Silvestro Scotti, segretario nazionale della Federazione Italiana di medici di medicina generale, Fimmg, ha inoltre spiegato:

Come abbiamo già chiesto in due incontri al ministro della Salute, è necessaria la proroga del provvedimento del marzo 2020, che permette al cittadino di non dover andare di persona a prendere il promemoria cartaceo della ricetta, ma di riceverlo via mail. Sappiamo che il tema è sul tavolo e sicuri che mostrerà la sua attenzione verso l’argomento.

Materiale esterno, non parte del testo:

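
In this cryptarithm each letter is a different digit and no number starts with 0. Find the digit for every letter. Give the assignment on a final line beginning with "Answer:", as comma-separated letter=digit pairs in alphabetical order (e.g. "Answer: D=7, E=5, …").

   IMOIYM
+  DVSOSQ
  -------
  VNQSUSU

Step 1. [col 1: M + Q ≡ U (mod 10)] Q=4 is one option consistent with column 1 (M + Q ≡ U (mod 10), carry-in 0) — take it ⇒ Q=4.
Step 2. [V] the sum has 7 digits but both addends have 6; that extra leading digit V is the final carry, namely 1. So V=1.
Step 3. [col 1: M + Q ≡ U (mod 10)] several values work for M in column 1 (M + Q ≡ U (mod 10), carry-in 0); try M=2, so M=2.
Step 4. [col 1: M + Q ≡ U (mod 10)] from column 1 (M=2, Q=4, carry-in 0, digits 1,2,4 already taken and all letters distinct): U must equal 6. So U=6.
Step 5. [col 2: Y + S ≡ S (mod 10)] column 2: given nothing yet, carry-in 0, and digits 1,2,4,6 already taken and all letters distinct, Y+S≡S (mod 10) forces Y=0 ⇒ Y=0.
Step 6. [col 2: Y + S ≡ S (mod 10)] column 2 (Y + S ≡ S (mod 10), carry-in 0) doesn't pin S yet; pick S=3 and continue, so S=3.
Step 7. [col 3: I + O ≡ U (mod 10)] I=7 is one option consistent with column 3 (I + O ≡ U (mod 10), carry-in 0) — take it, so I=7.
Step 8. [col 3: I + O ≡ U (mod 10)] in column 3 we have I+O≡U with carry-in 0; given I=7, U=6 and digits 0,1,2,3,4,6,7 already taken and all letters distinct, that pins O to 9, so O=9.
Step 9. [col 6: I + D ≡ N (mod 10)] in column 6 we have I+D≡N with carry-in 0; given I=7 and digits 0,1,2,3,4,6,7,9 already taken and all letters distinct, that pins N to 5 ⇒ N=5.
Step 10. [col 6: I + D ≡ N (mod 10)] column 6 reads I+D+carry(0)=N with I=7, N=5; with digits 0,1,2,3,4,5,6,7,9 already taken and all letters distinct, the only value for D is 8. So D=8.

Answer: D=8, I=7, M=2, N=5, O=9, Q=4, S=3, U=6, V=1, Y=0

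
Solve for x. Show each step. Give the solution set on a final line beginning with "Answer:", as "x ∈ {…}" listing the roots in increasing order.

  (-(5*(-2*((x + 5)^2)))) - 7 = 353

Step 1. [(-(5*(-2*((x + 5)^2)))) - 7 = 353] -7 is outermost — add 7 both sides ⇒ sub: -(5*(-2*((x + 5)^2))) = 360.
Step 2. [-(5*(-2*((x + 5)^2))) = 360] leading − — multiply by −1 ⇒ neg: 5*(-2*((x + 5)^2)) = -360.
Step 3. [5*(-2*((x + 5)^2)) = -360] LHS = 5·(…); ÷5 both sides, so div: -2*((x + 5)^2) = -72.
Step 4. [-2*((x + 5)^2) = -72] -2 out front; divide by -2 ⇒ div: (x + 5)^2 = 36.
Step 5. [(x + 5)^2 = 36] LHS squared, RHS 36 ≥ 0: apply √ (±), so sqrt: x + 5 = 6 or -6.
Step 6. [x + 5 = 6 or -6] +5 is outermost — subtract 5 both sides ⇒ sub: x = 1 or -11.

Answer: x ∈ {-11, 1}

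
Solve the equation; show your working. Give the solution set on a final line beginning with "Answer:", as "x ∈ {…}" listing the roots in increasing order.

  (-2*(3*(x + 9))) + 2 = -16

Step 1. [(-2*(3*(x + 9))) + 2 = -16] the outer +2 inverts by subtracting 2. So sub: -2*(3*(x + 9)) = -18.
Step 2. [-2*(3*(x + 9)) = -18] LHS = -2·(…); ÷-2 both sides, so div: 3*(x + 9) = 9.
Step 3. [3*(x + 9) = 9] 3 out front; divide by 3 ⇒ div: x + 9 = 3.
Step 4. [x + 9 = 3] +9 is outermost — subtract 9 both sides ⇒ sub: x = -6.

Answer: x ∈ {-6}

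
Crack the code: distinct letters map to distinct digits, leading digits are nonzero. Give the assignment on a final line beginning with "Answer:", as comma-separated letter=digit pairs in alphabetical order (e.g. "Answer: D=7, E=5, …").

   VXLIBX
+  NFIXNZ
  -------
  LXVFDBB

Step 1. [col 1: X + Z ≡ B (mod 10)] several values work for B in column 1 (X + Z ≡ B (mod 10), carry-in 0); try B=2, so B=2.
Step 2. [L] L is the leading digit of a 7-digit sum of two 6-digit numbers; the final carry is exactly 1 ⇒ L=1.
Step 3. [col 1: X + Z ≡ B (mod 10)] no forcing yet in column 1 (carry-in 0); Z=7 is free and consistent — try it. So Z=7.
Step 4. [col 1: X + Z ≡ B (mod 10)] in column 1 we have X+Z≡B with carry-in 0; given Z=7, B=2 and digits 1,2,7 already taken and all letters distinct, that pins X to 5. So X=5.
Step 5. [col 2: B + N ≡ B (mod 10)] in column 2 we have B+N≡B with carry-in 1; given B=2 and digits 1,2,5,7 already taken and all letters distinct, that pins N to 9, so N=9.
Step 6. [col 3: I + X ≡ D (mod 10)] D=4 is one option consistent with column 3 (I + X ≡ D (mod 10), carry-in 1) — take it, so D=4.
Step 7. [col 3: I + X ≡ D (mod 10)] column 3: given X=5, D=4, carry-in 1, and digits 1,2,4,5,7,9 already taken and all letters distinct, I+X≡D (mod 10) forces I=8. So I=8.
Step 8. [col 4: L + I ≡ F (mod 10)] column 4 reads L+I+carry(1)=F with L=1, I=8; with digits 1,2,4,5,7,8,9 already taken and all letters distinct, the only value for F is 0, so F=0.
Step 9. [col 5: X + F ≡ V (mod 10)] column 5: given X=5, F=0, carry-in 1, and digits 0,1,2,4,5,7,8,9 already taken and all letters distinct, X+F≡V (mod 10) forces V=6 ⇒ V=6.

Answer: B=2, D=4, F=0, I=8, L=1, N=9, V=6, X=5, Z=7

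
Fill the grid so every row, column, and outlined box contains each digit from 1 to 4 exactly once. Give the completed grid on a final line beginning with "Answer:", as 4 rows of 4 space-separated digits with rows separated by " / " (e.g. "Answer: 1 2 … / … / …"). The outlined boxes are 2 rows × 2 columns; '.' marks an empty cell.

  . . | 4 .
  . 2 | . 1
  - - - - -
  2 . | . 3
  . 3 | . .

Step 1. [r3c2∈{1,4}] across row 3, 4 lands solely at r3c2 ⇒ r3c2=4.
Step 2. [r4c1∈{1}] r4c1's peers cover all but 1, so r4c1=1.
Step 3. [r1c4∈{2}] only 2 remains possible at r1c4, so r1c4=2.
Step 4. [r2c1∈{3,4}] across row 2, 4 lands solely at r2c1 ⇒ r2c1=4.
Step 5. [r3c3∈{1}] r3c3's peers cover all but 1 ⇒ r3c3=1.
Step 6. [r4c3∈{2}] only 2 remains possible at r4c3. So r4c3=2.
Step 7. [r4c4∈{4}] r4c4 is down to just 4, so r4c4=4.
Step 8. [r1c2∈{1}] r1c2's peers cover all but 1 ⇒ r1c2=1.
Step 9. [r1c1∈{3}] r1c1 is down to just 3 ⇒ r1c1=3.
Step 10. [r2c3∈{3}] only 3 remains possible at r2c3, so r2c3=3.

Answer: 3 1 4 2 / 4 2 3 1 / 2 4 1 3 / 1 3 2 4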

Ha proseguito poi, nell’ottica di una reale dematerializzazione della ricetta:

È indispensabile che il governo proroghi dei provvedimenti in scadenza il 31 dicembre. Uno di questi è la ricetta dematerializzata, che permette di ridurre l’affollamento negli studi medici anche in un momento come quello del picco di contagio influenzale. L’obiettivo dovrebbe essere quello di realizzare una vera dematerializzazione della ricetta, che non passi più attraverso un promemoria digitale o cartaceo. Ma che possa essere direttamente usufruita presentando la tessera sanitaria elettronica.

Ricetta elettronica, la parola alla segretaria Generale del Sindacato Medici italiani

Anche secondo il sindacato dei medici Smi e di Cittadinanza attiva, si tratta di una misura da rinnovare e prorogare: “Chiediamo al ministro la proroga almeno per un anno e un provvedimento che renda il suo utilizzo strutturale“, per poter “liberare i medici da impropri carichi burocratici” – sostiene Pina Onotri, segretaria Generale del Sindacato Medici italiani (Smi), la quale ha reso pubblica una lettera inviata a Schillaci in merito alla ricetta elettronica.

Come spiega ancora Onotri, in riferimento ai medici di famiglia:

Sono carenti in tutta Italia e al tempo stesso sono sempre più oberati da impropri carichi burocratici, con una sempre minore disponibilità di tempo per l’attività clinica – quindi il ritorno alla ricetta cartacea -rappresenterebbe un salto indietro, causando lunghe attese negli studi medici. La soluzione temporanea che auspichiamo è quella di una proroga di almeno un anno del provvedimento.

L’auspicio della segretaria generale, in merito alla ricetta elettronica, è che questa diventi “uno strumento strutturale e auspichiamo, in questo senso, un impegno del governo e del Parlamento. Liberare i medici convenzionati del Servizio Sanitario Nazionale da impropri carichi burocratici è la scelta più giusta per valorizzare la professione, contrastare l’esodo dalla categoria, permettere di utilizzare più tempo alla cura e all’assistenza dei pazienti“.

Stop alla ricetta elettronica nel 2023: Anna Lisa Mandorino e Alessio D’Amato

Queste invece le parole della segretaria generale di Cittadinanzattiva, Anna Lisa Mandorino:

Il sistema della ricetta dematerializzata scade a fine anno e sarebbe una occasione sprecata non decidere di prorogare l’utilizzo di questo strumento che è stato preziosissimo durante la pandemia e che i cittadini apprezzano perché semplifica le procedure, riduce la burocrazia e consente ai medici di dedicare più tempo all’ascolto dei pazienti, soprattutto i più fragili.

E poi ancora, sottolineando il grande beneficio apportato in generale dalla sanità digitale:

La sanità digitale in generale, e nel suo piccolo anche la ricetta de materializzata, è di enorme beneficio soprattutto in contesti, come le aree interne, in cui la distanza dallo studio del medico, o le condizioni disagiate che talvolta sussistono per raggiungerlo, costringerebbero ad esempio le persone anziane a chiedere aiuto a un familiare.

Infine, l’Assessore alla Sanità della Regione Lazio, Alessio D’Amato, si è espresso come segue:

Se la norma per l’invio delle prescrizioni mediche al proprio assistito verrà cancellata dal governo si creerà il caos nel momento di picco influenzale e un grave disagio sia per i medici che per gli assistiti. Se non verrà reinserita, nel Lazio adotteremo un decreto per consentire di utilizzare una modalità che ha funzionato ed evitare assembramenti negli studi per semplici prescrizioni.